Dental warning signs

Below you can find useful information on spotting warning signs for your pet's teeth

Many animals don’t show any signs of toothache, so it can be surprisingly easy to miss any dental problems in your pet. Here we highlight each species’ subtle symptoms, how you can spot them and what you can do to help.


1. Doggy breath

It’s common to assume that bad breath is normal, but it should never be ignored – it may be the beginning of gum disease (gingivitis). If your pet’s mouth seems even a little pongy, schedule a check-up with us. Click here to contact us, or click here to book an appointment.

2. Physical symptoms

You can spot dental issues in your dog by looking out for redness on the gums around his teeth, tooth discolouration as a result of plaque or tartar, or a loss of appetite caused by the difficulty of chewing.

3. A runny nose

Occasionally, dental issues can lead to a discharge from your dog’s nostrils. This happens when an infected tooth in the upper gum leads to an abscess, which leaks into the nasal cavity and results in a runny nose. If your dog seems to have cold-like symptoms, get us to check him out as soon as possible.

4. Tooth fractures and chips

Keep an eye out for what your dog chews on, as hard toys can cause tooth chips or fractures that may eventually lead to damage. Tennis balls that are used outside can be prime culprits, with the sand and grit that gets into their fabric, making them rough and abrasive.

What can you do

Brush your dog’s teeth daily with specially formulated animal toothpaste. Also check his entire mouth once a month, snapping some photos of his teeth when you do so. This can help you monitor for any chips or other issues, and may also be useful for your vet in diagnosing potential problems.


1. Halitosis

If you notice bad breath or any strange smells coming from your cat’s mouth, have us check it out as soon as possible. While it’s a known sign of dental issues, it may also indicate problems with her digestive system or kidneys. We can help to set her on the right course of treatment.

2. Physical symptoms

While some of the signs of dental disease in cats are similar to those seen in dogs, cats are especially prone to a condition called neck lesions. These aren’t actually found on her neck (rather, they appear on an area of the tooth called the ‘neck’) and look like red ‘cavities’ within the tooth enamel, close to the gum line. Other symptoms may include a loss of appetite and avoiding hard foods.

3. Less grooming activity

Cats that have pain in or around their mouths may be reluctant to groom. If your cat’s fur doesn’t seem as well cared for as usual, if you notice her pawing her face excessively, or she seems irritable and depressed, book an appointment to have her looked over.

What can you do

To get your cat used to tooth brushing, introduce her to ‘pretend’ sessions – with a cotton bud –  before moving onto a real toothbrush and animal toothpaste. Aim to do so after a petting session, when she’s relaxed and comfortable.

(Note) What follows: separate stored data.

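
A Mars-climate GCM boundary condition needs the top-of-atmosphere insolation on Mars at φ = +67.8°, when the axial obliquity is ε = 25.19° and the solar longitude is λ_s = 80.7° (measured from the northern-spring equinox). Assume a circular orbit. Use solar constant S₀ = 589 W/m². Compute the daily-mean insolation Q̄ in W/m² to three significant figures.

Solar declination: sin δ = sin ε · sin λ_s = sin 25.19° × sin 80.7° = 0.42003, so δ = +24.836°.
cos H₀ = −tan(+67.8°) tan(+24.836°) = -1.1341 ≤ −1 ⇒ polar day, H₀ = π.
Bracket: H₀ sin φ sin δ + cos φ cos δ sin H₀ = 3.1416×0.92587×0.42003 + 0.37784×0.90751×0.00000 = 1.221747 + 0.000000 = 1.221747.
Q̄ = (S₀/π) × [bracket] = (589/π) × 1.221747 = 229.1 W/m².

Q̄ ≈ 229 W/m²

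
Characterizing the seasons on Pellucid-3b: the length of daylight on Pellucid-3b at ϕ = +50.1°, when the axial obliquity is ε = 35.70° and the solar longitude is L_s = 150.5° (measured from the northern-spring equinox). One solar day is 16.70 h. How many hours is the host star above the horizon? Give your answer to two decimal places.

Solar declination: sin δ = sin ε · sin L_s = sin 35.70° × sin 150.5° = 0.28735, so δ = +16.699°.
cos h₀ = −tan ϕ · tan δ = −tan(+50.1°) × tan(+16.699°) = -0.3588, so h₀ = 1.9378 rad = 111.03°.
Daylight = 2h₀/(2π) × 16.70 h = (1.9378/π) × 16.70 = 10.30 h.

10.30 h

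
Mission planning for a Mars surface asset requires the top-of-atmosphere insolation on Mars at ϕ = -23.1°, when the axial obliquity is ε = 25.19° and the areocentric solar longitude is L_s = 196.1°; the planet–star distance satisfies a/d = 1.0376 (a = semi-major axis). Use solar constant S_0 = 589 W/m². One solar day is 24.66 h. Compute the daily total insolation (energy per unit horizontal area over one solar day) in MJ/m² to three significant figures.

sin δ = sin 25.19° × sin 196.1° = -0.11803, so δ = -6.778°.
cos h₀ = −tan(-23.1°) tan(-6.778°) = -0.0507, h₀ = 1.6215 rad.
Bracket: h₀ sin ϕ sin δ + cos ϕ cos δ sin h₀ = 1.6215×-0.39234×-0.11803 + 0.91982×0.99301×0.99871 = 0.075088 + 0.912212 = 0.987300.
Inverse-square distance factor (a/d)² = 1.0376² = 1.076614.
Q̄ = (S_0/π) × 1.076614 × [bracket] = (589/π) × 1.076614 × 0.987300 = 199.28 W/m².
Daily total = Q̄ × 24.66 h × 3600 s/h = 199.28 × 24.66 × 3600 / 10⁶ = 17.69 MJ/m².

17.7 MJ/m²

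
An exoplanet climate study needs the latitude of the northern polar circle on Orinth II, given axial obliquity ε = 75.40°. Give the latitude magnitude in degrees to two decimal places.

The polar circle is the lowest latitude that experiences at least one full rotation of continuous daylight at the northern-summer solstice; it lies at |φ| = 90° − ε = 90° − 75.40° = 14.60°.

14.60°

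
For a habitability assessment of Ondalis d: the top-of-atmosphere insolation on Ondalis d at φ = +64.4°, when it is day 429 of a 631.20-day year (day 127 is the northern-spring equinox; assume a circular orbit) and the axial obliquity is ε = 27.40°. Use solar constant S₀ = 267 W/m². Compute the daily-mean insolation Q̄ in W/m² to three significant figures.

Q̄ ≈ 44.4 W/m²

Solar longitude: λ_s = 360° × (429 − 127)/631.20 = 172.243°.
sin δ = sin 27.40° × sin 172.243° = 0.06211, so δ = +3.561°.
cos H₀ = −tan(+64.4°) tan(+3.561°) = -0.1299, H₀ = 1.7011 rad.
Bracket: H₀ sin φ sin δ + cos φ cos δ sin H₀ = 1.7011×0.90183×0.06211 + 0.43209×0.99807×0.99153 = 0.095283 + 0.427603 = 0.522886.
Q̄ = (S₀/π) × [bracket] = (267/π) × 0.522886 = 44.44 W/m².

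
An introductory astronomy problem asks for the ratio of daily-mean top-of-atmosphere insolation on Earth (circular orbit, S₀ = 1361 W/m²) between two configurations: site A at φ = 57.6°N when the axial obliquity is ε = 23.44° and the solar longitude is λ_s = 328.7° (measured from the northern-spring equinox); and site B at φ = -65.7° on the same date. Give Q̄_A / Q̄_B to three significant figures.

— Configuration A (φ=+57.6°):
Solar declination: sin δ = sin ε · sin λ_s = sin 23.44° × sin 328.7° = -0.20666, so δ = -11.927°.
cos H₀ = −tan(+57.6°) tan(-11.927°) = 0.3328, H₀ = 1.2315 rad.
Bracket: H₀ sin φ sin δ + cos φ cos δ sin H₀ = 1.2315×0.84433×-0.20666 + 0.53583×0.97841×0.94299 = -0.214883 + 0.494373 = 0.279490.
Q̄ = (S₀/π) × [bracket] = (1361/π) × 0.279490 = 121.08 W/m².
— Configuration B (φ=-65.7°):
cos H₀ = −tan(-65.7°) tan(-11.927°) = -0.4678, H₀ = 2.0576 rad.
Bracket: H₀ sin φ sin δ + cos φ cos δ sin H₀ = 2.0576×-0.91140×-0.20666 + 0.41151×0.97841×0.88384 = 0.387549 + 0.355857 = 0.743406.
Q̄ = (S₀/π) × [bracket] = (1361/π) × 0.743406 = 322.06 W/m².
Ratio Q̄_A / Q̄_B = 121.08 / 322.06 = 0.3760.

Q̄_A / Q̄_B ≈ 0.376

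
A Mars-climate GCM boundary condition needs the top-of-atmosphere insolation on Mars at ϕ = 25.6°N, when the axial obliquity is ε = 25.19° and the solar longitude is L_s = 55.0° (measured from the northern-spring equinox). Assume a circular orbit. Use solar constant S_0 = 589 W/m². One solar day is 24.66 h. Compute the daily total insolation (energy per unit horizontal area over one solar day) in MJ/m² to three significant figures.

18.2 MJ/m²

Solar declination: sin δ = sin ε · sin L_s = sin 25.19° × sin 55.0° = 0.34865, so δ = +20.405°.
cos h₀ = −tan(+25.6°) tan(+20.405°) = -0.1782, h₀ = 1.7500 rad.
Bracket: h₀ sin ϕ sin δ + cos ϕ cos δ sin h₀ = 1.7500×0.43209×0.34865 + 0.90183×0.93725×0.98399 = 0.263634 + 0.831708 = 1.095342.
Q̄ = (S_0/π) × [bracket] = (589/π) × 1.095342 = 205.36 W/m².
Daily total = Q̄ × 24.66 h × 3600 s/h = 205.36 × 24.66 × 3600 / 10⁶ = 18.23 MJ/m².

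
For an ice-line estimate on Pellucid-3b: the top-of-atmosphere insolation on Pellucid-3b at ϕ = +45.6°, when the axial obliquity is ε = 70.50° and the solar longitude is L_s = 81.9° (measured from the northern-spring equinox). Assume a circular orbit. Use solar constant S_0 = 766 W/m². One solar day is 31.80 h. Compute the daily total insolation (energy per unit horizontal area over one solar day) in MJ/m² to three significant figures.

Solar declination: sin δ = sin ε · sin L_s = sin 70.50° × sin 81.9° = 0.93324, so δ = +68.945°.
cos h₀ = −tan(+45.6°) tan(+68.945°) = -2.6526 ≤ −1 ⇒ polar day, h₀ = π.
Bracket: h₀ sin ϕ sin δ + cos ϕ cos δ sin h₀ = 3.1416×0.71447×0.93324 + 0.69966×0.35926×0.00000 = 2.094731 + 0.000000 = 2.094731.
Q̄ = (S_0/π) × [bracket] = (766/π) × 2.094731 = 510.75 W/m².
Daily total = Q̄ × 31.80 h × 3600 s/h = 510.75 × 31.80 × 3600 / 10⁶ = 58.47 MJ/m².

58.5 MJ/m²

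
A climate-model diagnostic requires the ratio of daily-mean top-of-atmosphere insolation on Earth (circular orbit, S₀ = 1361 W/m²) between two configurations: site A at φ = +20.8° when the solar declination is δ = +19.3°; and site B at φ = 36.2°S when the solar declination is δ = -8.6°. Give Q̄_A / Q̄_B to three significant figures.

Q̄_A / Q̄_B ≈ 1.14

— Configuration A (φ=+20.8°):
cos H₀ = −tan(+20.8°) tan(+19.300°) = -0.1330, H₀ = 1.7042 rad.
Bracket: H₀ sin φ sin δ + cos φ cos δ sin H₀ = 1.7042×0.35511×0.33051 + 0.93483×0.94380×0.99111 = 0.200018 + 0.874449 = 1.074467.
Q̄ = (S₀/π) × [bracket] = (1361/π) × 1.074467 = 465.48 W/m².
— Configuration B (φ=-36.2°):
cos H₀ = −tan(-36.2°) tan(-8.600°) = -0.1107, H₀ = 1.6817 rad.
Bracket: H₀ sin φ sin δ + cos φ cos δ sin H₀ = 1.6817×-0.59061×-0.14954 + 0.80696×0.98876×0.99386 = 0.148527 + 0.792991 = 0.941518.
Q̄ = (S₀/π) × [bracket] = (1361/π) × 0.941518 = 407.88 W/m².
Ratio Q̄_A / Q̄_B = 465.48 / 407.88 = 1.141.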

1. Drooling and salivation

If your bunnies dribble or often drop food from their mouths, it may be a sign of dental malocclusions (improperly formed teeth). Ask us to have a look at this as soon as possible; rabbits’ teeth grow constantly and if they aren’t properly aligned, they may become overgrown with sharp edges that can lead to mouth ulcers.

2. Weight Loss

Changing food preferences, a reluctance to eat or drink and weight loss are all warning signs of deeper health issues and usually indicate problems with your bunnies’ teeth. We can help you to assess the cause and give them the right course of treatment.

3. Physical Symptoms

Regularly check your rabbits for bad breath, drooling, swelling around their faces, discharge from their eyes or a lack of energy. A dirty bottom (from runny faeces) or loose droppings in your rabbit’s hutch are urgent signs of ill health. If you ever notice these, contact us as soon as possible.

What can you do

Prevention of dental disease could save your rabbits’ lives. The best way to do so is to check them over at least once a week, and to feed a diet high in abrasive grasses to aid the natural wearing down of their teeth.


1. Physical symptoms

Red gums and sharp tooth ‘spikes’ in your horse’s mouth are both signs that all is not as it should be. Other symptoms include a change in your horse’s eating habits, clearly undigested food in his droppings, or if he’s holding his head to one side while chewing.

2. Quidding

Partially chewed balls of hay in your horse’s mouth may indicate that he isn’t able to chew enough to swallow his food. ‘Hamster cheeks’, mostly seen in small ponies, can be another red flag. They’re a sign that food is getting trapped between your pony’s tooth edges and cheeks, or that he’s deliberately holding grass there to soften a tooth’s sharp edges.

3. Behavioural issues

If your horse is prone to bucking, has a one-sided head carriage, is irritable when asked to turn, or seems to have little energy, it could point to an underlying dental issue. Ask us to give him a once-over and we’ll be able to recommend the right course of treatment. Click here to contact your local branch.

What can you do

While preparing your horse for the bit, check his gums for redness or any irregular spikes on his teeth.